Nehru’s death in 1964 aroused concern that Indian democracy
was dependent on the Nehru mystique. When
his successor, a Congress Party veteran, died in 1966,
Congress leaders selected Nehru’s daughter, Indira
Gandhi (no relation to Mahatma Gandhi), as the new
prime minister. Gandhi was inexperienced in politics, but
she quickly showed the steely determination of her father.
Like Nehru, Gandhi embraced democratic socialism
and a policy of neutrality in foreign affairs, but she was
more activist than her father. To combat rural poverty,
she nationalized banks, provided loans to peasants on
easy terms, built low-cost housing, distributed land to the
landless, and introduced electoral reforms to enfranchise
the poor.
Gandhi was especially worried by India’s growing population
and in an effort to curb the growth rate adopted a
policy of enforced sterilization. This policy proved unpopular,
however, and, along with growing official corruption
and Gandhi’s authoritarian tactics, led to her defeat
in the general election of 1975, the first time the
Congress Party had failed to win a majority at the national
level.
A minority government of procapitalist parties was
formed, but within two years, Gandhi was back in power.
She now faced a new challenge, however, in the rise of religious
strife. The most dangerous situation was in the
Punjab, where militant Sikhs were demanding autonomy
or even independence from India. Gandhi did not shrink
from a confrontation and attacked Sikh rebels hiding in
their Golden Temple in the city of Amritsar. The incident
aroused widespread anger among the Sikh community,
and in 1984, Sikh members of Gandhi’s personal
bodyguard assassinated her.
By now, Congress politicians were convinced that the
party could not remain in power without a member of the
Nehru family at the helm. Gandhi’s son Rajiv, a commercial
airline pilot with little interest in politics, was persuaded
to replace his mother as prime minister. Rajiv
lacked the strong ideological and political convictions of
his mother and grandfather and allowed a greater role for
private enterprise. But his government was criticized for
cronyism, inefficiency, and corruption, as well as insensitivity
to the poor.
Rajiv Gandhi also sought to play a role in regional affairs,
mediating a dispute between the government in Sri
Lanka and Tamil rebels (known as the “Elam Tigers”)

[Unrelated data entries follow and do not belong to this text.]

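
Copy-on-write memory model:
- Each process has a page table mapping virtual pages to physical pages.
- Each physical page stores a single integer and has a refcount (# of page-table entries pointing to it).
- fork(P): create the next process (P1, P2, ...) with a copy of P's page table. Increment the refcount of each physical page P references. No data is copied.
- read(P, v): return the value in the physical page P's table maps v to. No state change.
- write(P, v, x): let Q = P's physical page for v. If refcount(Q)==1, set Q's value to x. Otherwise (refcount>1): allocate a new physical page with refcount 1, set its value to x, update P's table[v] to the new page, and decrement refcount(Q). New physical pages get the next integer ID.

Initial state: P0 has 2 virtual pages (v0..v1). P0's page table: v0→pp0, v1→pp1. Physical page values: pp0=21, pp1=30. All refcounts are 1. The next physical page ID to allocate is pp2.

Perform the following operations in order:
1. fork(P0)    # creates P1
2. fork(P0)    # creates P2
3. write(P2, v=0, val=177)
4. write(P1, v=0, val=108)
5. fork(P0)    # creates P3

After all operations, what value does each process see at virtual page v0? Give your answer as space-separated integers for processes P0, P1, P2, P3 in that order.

Answer: 21 108 177 21

Derivation:
Op 1: fork(P0) -> P1. 2 ppages; refcounts: pp0:2 pp1:2
Op 2: fork(P0) -> P2. 2 ppages; refcounts: pp0:3 pp1:3
Op 3: write(P2, v0, 177). refcount(pp0)=3>1 -> COPY to pp2. 3 ppages; refcounts: pp0:2 pp1:3 pp2:1
Op 4: write(P1, v0, 108). refcount(pp0)=2>1 -> COPY to pp3. 4 ppages; refcounts: pp0:1 pp1:3 pp2:1 pp3:1
Op 5: fork(P0) -> P3. 4 ppages; refcounts: pp0:2 pp1:4 pp2:1 pp3:1
P0: v0 -> pp0 = 21
P1: v0 -> pp3 = 108
P2: v0 -> pp2 = 177
P3: v0 -> pp0 = 21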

who were ethnically related to the majority population in
southern India. The decision cost him his life: while campaigning
for reelection in 1991, he was assassinated by a
member of the Tiger organization. India faced the future
without a member of the Nehru family as prime minister.
During the early 1990s, Congress remained the leading
party, but the powerful hold it had once had on the
Indian electorate was gone. New parties, such as the militantly
Hindu Bharata Janata Party (BJP), actively vied
with Congress for control of the central and state governments.
Growing political instability at the center was
accompanied by rising tensions between Hindus and
Muslims.
When a coalition government formed under Congress
leadership collapsed, the BJP, under Prime Minister A. B.
Vajpayee, ascended to power and played on Hindu sensibilities
to build its political base. Rajiv Gandhi’s Italianborn
wife Sonia has taken over the leadership of the Congress
Party to improve its political fortunes.